Massive waterfalls make their way down the craggy mountains, spilling between buildings to make their way down to what must be a sinkhole lake of some kind, because this kind of water is not visible in the dry pride land. The center of the city is a verdant green jungle, spreading out for what seems to be miles. I have a wonderful view from the gate, for the entire city seems to have been carved down into the earth, a series of concentric circles creating distinct inner districts.

“Wow!” I exclaim. “This is a really nice place you’ve got here.”

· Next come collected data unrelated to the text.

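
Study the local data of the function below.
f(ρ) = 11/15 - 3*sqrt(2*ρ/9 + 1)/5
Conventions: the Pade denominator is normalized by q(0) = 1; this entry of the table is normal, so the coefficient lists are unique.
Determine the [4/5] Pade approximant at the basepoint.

The Pade approximant has numerator coefficients [2/15, -44/4725, -242/14175, -1837/765450, -451/5511240]; denominator coefficients [1, 271/630, 8/135, 113/40824, 17/734832, -1/7348320].

Taylor coefficients needed (expand at 0): a_0 = 2/15, a_1 = -1/15, a_2 = 1/270, a_3 = -1/2430, a_4 = 1/17496, a_5 = -7/787320, a_6 = 7/4723920, a_7 = -11/42515280, a_8 = 143/3061100160, a_9 = -143/16529940864.
Write the denominator as Q(ρ) = 1 + q1*ρ + q2*ρ^2 + q3*ρ^3 + q4*ρ^4 + q5*ρ^5. Requiring Q*f - P = O(ρ^10) with deg P <= 4 kills the coefficients of ρ^5..ρ^9 in Q*f:
  ρ^5: a_5 + q1*a_4 + q2*a_3 + q3*a_2 + q4*a_1 + q5*a_0 = 0, i.e. -7/787320 + (1/17496)*q1 + (-1/2430)*q2 + (1/270)*q3 + (-1/15)*q4 + (2/15)*q5 = 0.
  ρ^6: a_6 + q1*a_5 + q2*a_4 + q3*a_3 + q4*a_2 + q5*a_1 = 0, i.e. 7/4723920 + (-7/787320)*q1 + (1/17496)*q2 + (-1/2430)*q3 + (1/270)*q4 + (-1/15)*q5 = 0.
  ρ^7: a_7 + q1*a_6 + q2*a_5 + q3*a_4 + q4*a_3 + q5*a_2 = 0, i.e. -11/42515280 + (7/4723920)*q1 + (-7/787320)*q2 + (1/17496)*q3 + (-1/2430)*q4 + (1/270)*q5 = 0.
  ρ^8: a_8 + q1*a_7 + q2*a_6 + q3*a_5 + q4*a_4 + q5*a_3 = 0, i.e. 143/3061100160 + (-11/42515280)*q1 + (7/4723920)*q2 + (-7/787320)*q3 + (1/17496)*q4 + (-1/2430)*q5 = 0.
  ρ^9: a_9 + q1*a_8 + q2*a_7 + q3*a_6 + q4*a_5 + q5*a_4 = 0, i.e. -143/16529940864 + (143/3061100160)*q1 + (-11/42515280)*q2 + (7/4723920)*q3 + (-7/787320)*q4 + (1/17496)*q5 = 0.
Solving this linear system: q1 = 271/630, q2 = 8/135, q3 = 113/40824, q4 = 17/734832, q5 = -1/7348320.
The numerator is Q*f truncated at degree 4: P0 = a_0 = 2/15; P1 = a_1 + q1*a_0 = -44/4725; P2 = a_2 + q1*a_1 + q2*a_0 = -242/14175; P3 = a_3 + q1*a_2 + q2*a_1 + q3*a_0 = -1837/765450; P4 = a_4 + q1*a_3 + q2*a_2 + q3*a_1 + q4*a_0 = -451/5511240.


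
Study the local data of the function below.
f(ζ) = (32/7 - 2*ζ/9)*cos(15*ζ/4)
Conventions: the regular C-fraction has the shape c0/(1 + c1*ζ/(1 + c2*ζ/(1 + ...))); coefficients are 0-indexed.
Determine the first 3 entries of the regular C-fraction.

The regular C-fraction coefficients are [32/7, 7/144, -145849/1008].

Taylor coefficients (expand at 0): a_0 = 32/7, a_1 = -2/9, a_2 = -225/7.
c0 = a_0 = 32/7. Peel one level at a time: if S = 1 + c*ζ/S' with S'(0) = 1, then c is the ζ-coefficient of S and S' = c*ζ/(S - 1).
S_1 = c0/f = 1 + (7/144)*ζ + (145849/20736)*ζ^2 + ...; c1 = 7/144.
S_2 = c1*ζ/(S_1 - 1) = 1 + (-145849/1008)*ζ + ...; c2 = -145849/1008.


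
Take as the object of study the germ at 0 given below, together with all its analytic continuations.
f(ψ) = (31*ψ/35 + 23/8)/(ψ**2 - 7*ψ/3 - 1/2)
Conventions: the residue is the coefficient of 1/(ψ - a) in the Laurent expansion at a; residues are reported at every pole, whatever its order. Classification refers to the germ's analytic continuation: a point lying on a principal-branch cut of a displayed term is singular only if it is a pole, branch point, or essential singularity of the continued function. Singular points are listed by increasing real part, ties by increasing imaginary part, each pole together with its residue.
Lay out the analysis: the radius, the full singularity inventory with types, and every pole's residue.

Radius of convergence at 0: -7/6 + (1/6)*sqrt(67).
At 7/6 - (1/6)*sqrt(67): a pole of order 1; residue 31/70 - (7/40)*sqrt(67).
At 7/6 + (1/6)*sqrt(67): a pole of order 1; residue 31/70 + (7/40)*sqrt(67).

Denominator factor (ψ**2 - 7*ψ/3 - 1/2): discriminant 67/9, real irrational roots 7/6 + (1/6)*sqrt(67) and 7/6 - (1/6)*sqrt(67); poles of order 1, moduli 7/6 + (1/6)*sqrt(67) and -7/6 + (1/6)*sqrt(67).
The radius of convergence is the smallest modulus among the singular points: -7/6 + (1/6)*sqrt(67).
The factor ψ**2 - 7*ψ/3 - 1/2 splits as (ψ - a)(ψ - a') with a = 7/6 - (1/6)*sqrt(67), a' = 7/6 + (1/6)*sqrt(67). At the order-1 pole a set g(ψ) = (ψ - a)*f(ψ) = [31*ψ/35 + 23/8] / (ψ - a').
Simple pole: residue = g(a) at a = 7/6 - (1/6)*sqrt(67), which is 31/70 - (7/40)*sqrt(67).
The factor ψ**2 - 7*ψ/3 - 1/2 splits as (ψ - a)(ψ - a') with a = 7/6 + (1/6)*sqrt(67), a' = 7/6 - (1/6)*sqrt(67). At the order-1 pole a set g(ψ) = (ψ - a)*f(ψ) = [31*ψ/35 + 23/8] / (ψ - a').
Simple pole: residue = g(a) at a = 7/6 + (1/6)*sqrt(67), which is 31/70 + (7/40)*sqrt(67).
List the singular points by increasing real part (a conjugate pair: the negative imaginary part first).


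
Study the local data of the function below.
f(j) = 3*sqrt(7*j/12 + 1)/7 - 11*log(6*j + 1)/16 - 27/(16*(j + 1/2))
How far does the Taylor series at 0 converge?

The radius of convergence is 1/6.

Denominator factor (j + 1/2): pole of order 1 at -1/2, modulus 1/2.
Branch term (3/7)*sqrt(1 - j/(-12/7)): its argument vanishes at j = -12/7, a square-root branch point, modulus 12/7.
Branch term (-11/16)*log(1 - j/(-1/6)): its argument vanishes at j = -1/6, a logarithmic branch point, modulus 1/6.
The radius of convergence is the smallest modulus among the singular points: 1/6.


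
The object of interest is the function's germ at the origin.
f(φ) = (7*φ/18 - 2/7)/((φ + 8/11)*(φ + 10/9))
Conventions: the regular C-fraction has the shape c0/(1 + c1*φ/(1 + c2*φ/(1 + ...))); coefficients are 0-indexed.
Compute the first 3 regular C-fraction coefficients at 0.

The regular C-fraction coefficients are [-99/280, 1309/360, -7289/4284].

Taylor coefficients (expand at 0): a_0 = -99/280, a_1 = 2057/1600, a_2 = -1114289/448000.
c0 = a_0 = -99/280. Peel one level at a time: if S = 1 + c*φ/S' with S'(0) = 1, then c is the φ-coefficient of S and S' = c*φ/(S - 1).
S_1 = c0/f = 1 + (1309/360)*φ + (80179/12960)*φ^2 + ...; c1 = 1309/360.
S_2 = c1*φ/(S_1 - 1) = 1 + (-7289/4284)*φ + ...; c2 = -7289/4284.


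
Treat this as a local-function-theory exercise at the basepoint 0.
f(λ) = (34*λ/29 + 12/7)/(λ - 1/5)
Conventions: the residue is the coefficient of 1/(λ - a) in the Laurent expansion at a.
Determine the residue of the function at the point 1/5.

At the order-1 pole 1/5 set g(λ) = (λ - (1/5))*f(λ) = 34*λ/29 + 12/7.
Simple pole: residue = g(a) at a = 1/5, which is 1978/1015.

The residue is 1978/1015.


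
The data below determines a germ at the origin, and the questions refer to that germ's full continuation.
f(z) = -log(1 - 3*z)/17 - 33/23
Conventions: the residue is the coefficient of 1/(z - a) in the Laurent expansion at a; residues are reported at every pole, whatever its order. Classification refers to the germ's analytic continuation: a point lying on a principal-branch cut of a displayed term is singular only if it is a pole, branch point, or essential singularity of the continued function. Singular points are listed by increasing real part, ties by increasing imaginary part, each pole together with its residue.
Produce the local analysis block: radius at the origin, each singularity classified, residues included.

Branch term (-1/17)*log(1 - z/(1/3)): its argument vanishes at z = 1/3, a logarithmic branch point, modulus 1/3.
The radius of convergence is the smallest modulus among the singular points: 1/3.

Radius of convergence at 0: 1/3.
At 1/3: a logarithmic branch point.


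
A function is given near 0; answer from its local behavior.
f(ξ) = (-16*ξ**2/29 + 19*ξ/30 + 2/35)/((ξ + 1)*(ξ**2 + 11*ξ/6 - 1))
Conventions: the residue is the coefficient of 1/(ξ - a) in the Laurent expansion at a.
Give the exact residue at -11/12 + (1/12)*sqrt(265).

The residue is -13029/22330 + (233403/5917450)*sqrt(265).

The factor ξ**2 + 11*ξ/6 - 1 splits as (ξ - a)(ξ - a') with a = -11/12 + (1/12)*sqrt(265), a' = -11/12 - (1/12)*sqrt(265). At the order-1 pole a set g(ξ) = (ξ - a)*f(ξ) = [(-16*ξ**2/29 + 19*ξ/30 + 2/35)/(ξ + 1)] / (ξ - a').
Simple pole: residue = g(a) at a = -11/12 + (1/12)*sqrt(265), which is -13029/22330 + (233403/5917450)*sqrt(265).


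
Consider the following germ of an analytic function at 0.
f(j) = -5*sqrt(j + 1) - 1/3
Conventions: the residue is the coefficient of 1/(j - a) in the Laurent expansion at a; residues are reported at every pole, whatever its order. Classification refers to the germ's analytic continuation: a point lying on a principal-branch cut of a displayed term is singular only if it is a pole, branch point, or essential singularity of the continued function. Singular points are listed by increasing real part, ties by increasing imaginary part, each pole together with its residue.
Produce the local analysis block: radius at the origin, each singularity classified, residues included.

Radius of convergence at 0: 1.
At -1: an algebraic (square-root) branch point.

Branch term (-5)*sqrt(1 - j/(-1)): its argument vanishes at j = -1, a square-root branch point, modulus 1.
The radius of convergence is the smallest modulus among the singular points: 1.


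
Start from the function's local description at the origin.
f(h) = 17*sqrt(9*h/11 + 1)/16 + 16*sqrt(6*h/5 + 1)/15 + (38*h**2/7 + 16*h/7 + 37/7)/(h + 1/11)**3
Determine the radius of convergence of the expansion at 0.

The radius of convergence is 1/11.

Denominator factor (h + 1/11)^3: pole of order 3 at -1/11, modulus 1/11.
Branch term (17/16)*sqrt(1 - h/(-11/9)): its argument vanishes at h = -11/9, a square-root branch point, modulus 11/9.
Branch term (16/15)*sqrt(1 - h/(-5/6)): its argument vanishes at h = -5/6, a square-root branch point, modulus 5/6.
The radius of convergence is the smallest modulus among the singular points: 1/11.


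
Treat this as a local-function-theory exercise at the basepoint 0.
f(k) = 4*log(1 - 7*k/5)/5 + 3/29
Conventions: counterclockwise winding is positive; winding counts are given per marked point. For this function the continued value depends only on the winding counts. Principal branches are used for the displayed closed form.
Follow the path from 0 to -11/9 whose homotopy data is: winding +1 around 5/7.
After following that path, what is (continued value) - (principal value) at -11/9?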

There are tens of thousands of Leonids here. I can see them walking the stone paths that wind between the many districts and buildings. There are not many around the gates, but that seems to be because nobody has any interest in leaving. And why would they? This truly seems like a wild yet civilized paradise.

At first distracted by the waterfalls and jungles, my eye is eventually and inextricably drawn to the very end of the city, where the largest building of all seems to draw all things toward it. This building is a great cathedral of leonine dominance and despair, and it looms in the way only a building constructed from pain and suffering can loom. I feel a shudder running through me even at this distance. That is where Leonidas resides, I am absolutely sure of it.

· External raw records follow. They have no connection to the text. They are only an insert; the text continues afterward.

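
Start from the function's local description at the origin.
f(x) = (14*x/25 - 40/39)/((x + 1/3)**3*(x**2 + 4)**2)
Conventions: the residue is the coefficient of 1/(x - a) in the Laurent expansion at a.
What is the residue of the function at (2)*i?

The factor x**2 + 4 splits as (x - a)(x - a') with a = (2)*i, a' = -(2)*i. At the order-2 pole a set g(x) = (x - a)^2*f(x) = [(14*x/25 - 40/39)/(x + 1/3)**3] / (x - a')^2.
Order-2 pole: residue = g'(a); g'((2)*i) = (-2435346/121820465) + (1220139/1218204650)*i, so the residue is (-2435346/121820465) + (1220139/1218204650)*i.

The residue is (-2435346/121820465) + (1220139/1218204650)*i.


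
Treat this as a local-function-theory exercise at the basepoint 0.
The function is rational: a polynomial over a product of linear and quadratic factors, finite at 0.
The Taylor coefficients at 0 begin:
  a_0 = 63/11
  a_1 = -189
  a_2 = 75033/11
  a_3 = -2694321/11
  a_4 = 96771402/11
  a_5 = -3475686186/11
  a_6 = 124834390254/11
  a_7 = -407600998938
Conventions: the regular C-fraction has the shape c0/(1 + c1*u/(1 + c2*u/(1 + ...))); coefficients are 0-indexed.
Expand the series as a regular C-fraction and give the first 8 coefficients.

The regular C-fraction coefficients are [63/11, 33, 34/11, -1195/561, 7535/24378, -1373447/1637150, 26154009/276709175, -199611740/327445923].

Taylor coefficients (read off): a_0 = 63/11, a_1 = -189, a_2 = 75033/11, a_3 = -2694321/11, a_4 = 96771402/11, a_5 = -3475686186/11, a_6 = 124834390254/11, a_7 = -407600998938.
c0 = a_0 = 63/11. Peel one level at a time: if S = 1 + c*u/S' with S'(0) = 1, then c is the u-coefficient of S and S' = c*u/(S - 1).
S_1 = c0/f = 1 + (33)*u + (-102)*u^2 + ...; c1 = 33.
S_2 = c1*u/(S_1 - 1) = 1 + (34/11)*u + (2390/363)*u^2 + ...; c2 = 34/11.
S_3 = c2*u/(S_2 - 1) = 1 + (-1195/561)*u + (3425/5202)*u^2 + ...; c3 = -1195/561.
S_4 = c3*u/(S_3 - 1) = 1 + (7535/24378)*u + (888701/3427260)*u^2 + ...; c4 = 7535/24378.
S_5 = c4*u/(S_4 - 1) = 1 + (-1373447/1637150)*u + (1860327/23461250)*u^2 + ...; c5 = -1373447/1637150.
S_6 = c5*u/(S_5 - 1) = 1 + (26154009/276709175)*u + (1880430012/32635928405)*u^2 + ...; c6 = 26154009/276709175.
S_7 = c6*u/(S_6 - 1) = 1 + (-199611740/327445923)*u + ...; c7 = -199611740/327445923.


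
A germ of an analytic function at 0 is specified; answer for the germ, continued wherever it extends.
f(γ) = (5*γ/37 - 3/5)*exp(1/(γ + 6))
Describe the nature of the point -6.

The exponent 1/(γ - (-6)) has a pole at -6, so exp(1/(γ - (-6))) takes every nonzero value near it: an essential singularity (not a pole of any order).

The point is an essential singularity.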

It is beginning to occur to me on a very deep level that getting in here was never the problem. Getting out of here might be practically impossible. But I have some tricks up my sleeve, because of course, my pack is not filled with cookies. It’s filled with EMP charges designed to knock Leonidas’ tech offline and give the brothers a chance to strike.

This means I have to go toward the stronghold itself. I have to allow myself to be arrested and taken into the dungeons. I am scared half to death, which helps because it makes me look nervous and guilty. Which I am, but not for the reasons the Leonid guard probably expects.

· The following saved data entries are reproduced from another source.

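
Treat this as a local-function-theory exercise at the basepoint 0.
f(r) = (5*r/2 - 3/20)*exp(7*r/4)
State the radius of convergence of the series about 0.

The radius of convergence is infinite.

The factor exp(7*r/4) is entire and contributes no finite singular point.
The polynomial part has no poles.
No finite singular points: the Taylor series at 0 converges everywhere.


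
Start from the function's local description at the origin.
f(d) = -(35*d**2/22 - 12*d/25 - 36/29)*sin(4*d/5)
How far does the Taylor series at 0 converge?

The factor -sin(4*d/5) is entire and contributes no finite singular point.
The polynomial part has no poles.
No finite singular points: the Taylor series at 0 converges everywhere.

The radius of convergence is infinite.


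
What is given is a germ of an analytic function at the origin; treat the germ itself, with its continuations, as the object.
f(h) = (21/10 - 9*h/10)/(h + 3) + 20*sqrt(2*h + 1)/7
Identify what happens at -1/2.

The point is an algebraic (square-root) branch point.

The term (20/7)*sqrt(1 - h/(-1/2)) has argument 1 - -1/2/(-1/2) = 0 at -1/2: a square-root (algebraic, two-sheeted) branch point; the remaining terms are analytic or single-valued there.


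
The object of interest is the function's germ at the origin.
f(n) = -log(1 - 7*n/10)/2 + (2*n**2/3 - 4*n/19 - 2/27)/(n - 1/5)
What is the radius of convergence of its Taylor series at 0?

The radius of convergence is 1/5.

Denominator factor (n - 1/5): pole of order 1 at 1/5, modulus 1/5.
Branch term (-1/2)*log(1 - n/(10/7)): its argument vanishes at n = 10/7, a logarithmic branch point, modulus 10/7.
The radius of convergence is the smallest modulus among the singular points: 1/5.


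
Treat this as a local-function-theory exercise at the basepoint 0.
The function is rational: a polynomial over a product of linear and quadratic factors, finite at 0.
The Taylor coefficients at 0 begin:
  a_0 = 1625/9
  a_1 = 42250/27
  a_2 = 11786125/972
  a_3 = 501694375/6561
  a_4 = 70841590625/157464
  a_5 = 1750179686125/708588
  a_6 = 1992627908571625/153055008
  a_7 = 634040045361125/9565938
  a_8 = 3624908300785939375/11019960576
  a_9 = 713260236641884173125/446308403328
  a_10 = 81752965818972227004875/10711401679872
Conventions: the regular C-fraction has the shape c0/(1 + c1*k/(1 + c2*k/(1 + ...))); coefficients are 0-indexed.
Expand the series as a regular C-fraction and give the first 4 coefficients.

Taylor coefficients (read off): a_0 = 1625/9, a_1 = 42250/27, a_2 = 11786125/972, a_3 = 501694375/6561.
c0 = a_0 = 1625/9. Peel one level at a time: if S = 1 + c*k/S' with S'(0) = 1, then c is the k-coefficient of S and S' = c*k/(S - 1).
S_1 = c0/f = 1 + (-26/3)*k + (859/108)*k^2 + ...; c1 = -26/3.
S_2 = c1*k/(S_1 - 1) = 1 + (859/936)*k + (29384267/2628288)*k^2 + ...; c2 = 859/936.
S_3 = c2*k/(S_2 - 1) = 1 + (-29384267/2412072)*k + ...; c3 = -29384267/2412072.

The regular C-fraction coefficients are [1625/9, -26/3, 859/936, -29384267/2412072].


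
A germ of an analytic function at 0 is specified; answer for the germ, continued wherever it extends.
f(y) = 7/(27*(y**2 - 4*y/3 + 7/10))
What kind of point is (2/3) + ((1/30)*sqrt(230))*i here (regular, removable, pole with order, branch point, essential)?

The point is a pole of order 1.

The denominator factor y**2 - 4*y/3 + 7/10 vanishes at (2/3) + ((1/30)*sqrt(230))*i and appears to the power 1; the numerator there equals 7/27, nonzero, and no other factor vanishes.
Hence a pole whose order is the multiplicity, 1.


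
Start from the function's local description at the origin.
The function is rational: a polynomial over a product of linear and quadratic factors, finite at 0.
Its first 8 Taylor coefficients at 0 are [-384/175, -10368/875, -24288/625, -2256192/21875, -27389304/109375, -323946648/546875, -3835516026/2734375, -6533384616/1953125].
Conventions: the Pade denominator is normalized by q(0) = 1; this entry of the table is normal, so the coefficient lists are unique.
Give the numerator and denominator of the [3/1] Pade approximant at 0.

The Pade approximant has numerator coefficients [-384/175, -4470384/685475, -6917808/685475, -6024756/685475]; denominator coefficients [1, -380407/156680].

Taylor coefficients needed (read off): a_0 = -384/175, a_1 = -10368/875, a_2 = -24288/625, a_3 = -2256192/21875, a_4 = -27389304/109375.
Write the denominator as Q(v) = 1 + q1*v. Requiring Q*f - P = O(v^5) with deg P <= 3 kills the coefficients of v^4..v^4 in Q*f:
  v^4: a_4 + q1*a_3 = 0, i.e. -27389304/109375 + (-2256192/21875)*q1 = 0.
Solving this linear system: q1 = -380407/156680.
The numerator is Q*f truncated at degree 3: P0 = a_0 = -384/175; P1 = a_1 + q1*a_0 = -4470384/685475; P2 = a_2 + q1*a_1 = -6917808/685475; P3 = a_3 + q1*a_2 = -6024756/685475.


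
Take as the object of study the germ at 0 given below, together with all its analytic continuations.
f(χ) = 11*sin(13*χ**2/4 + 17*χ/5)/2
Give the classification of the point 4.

There is no denominator, hence no pole anywhere.
The factor sin(13*χ**2/4 + 17*χ/5) is entire.
So the germ continues analytically to 4.

The point is a regular point.


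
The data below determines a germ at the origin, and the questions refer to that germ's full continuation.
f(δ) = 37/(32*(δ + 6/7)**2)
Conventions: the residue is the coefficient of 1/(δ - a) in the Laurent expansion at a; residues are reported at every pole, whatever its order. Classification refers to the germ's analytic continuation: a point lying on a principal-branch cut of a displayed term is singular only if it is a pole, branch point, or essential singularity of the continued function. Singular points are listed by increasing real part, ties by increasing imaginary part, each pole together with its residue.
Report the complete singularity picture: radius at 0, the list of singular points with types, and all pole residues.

Radius of convergence at 0: 6/7.
At -6/7: a pole of order 2; residue 0.

Denominator factor (δ + 6/7)^2: pole of order 2 at -6/7, modulus 6/7.
The radius of convergence is the smallest modulus among the singular points: 6/7.
At the order-2 pole -6/7 set g(δ) = (δ - (-6/7))^2*f(δ) = 37/32.
Order-2 pole: residue = g'(a); g'(-6/7) = 0, so the residue is 0.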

He leads me into a guard post near the gate. I was hoping to be taken right into Leonidas’ stronghold, but I suppose nothing is going to go as I plan, as per usual.

I try my best to be brave, remembering the solid, furry weight of the cubs who are waiting for me to bring their moms back. They’re the reason I have to be brave.

“Let me see the cookies,” the guard says. “And tell me what a human is doing so far from any human colonies.”

I tighten my grip on my bag and do my best to completely bamboozle him. “Well, you know, times are tough on the human colonies. Literally, when are they not? So, I bought into this cookie business and I thought I’d expand into some new territories.”

“Leonids are carnivores.”

“Yes. But you could be cookievores,” I say. “Eh? Huh? Don’t you think?”

I am channeling a peddler who used to drop by the asteroid when my family was still alive. She never gave up on any sale, and my grandmother bought a lot of things she didn’t strictly need just to keep the woman in business. I was always astonished by her gift of the gab.

“I’ve got chocolate, and I’ve got meat,” I say. “Meat chocolate. For the carnivore. Humans like milk chocolate, but you guys are Meat. Eaters? Am I right?”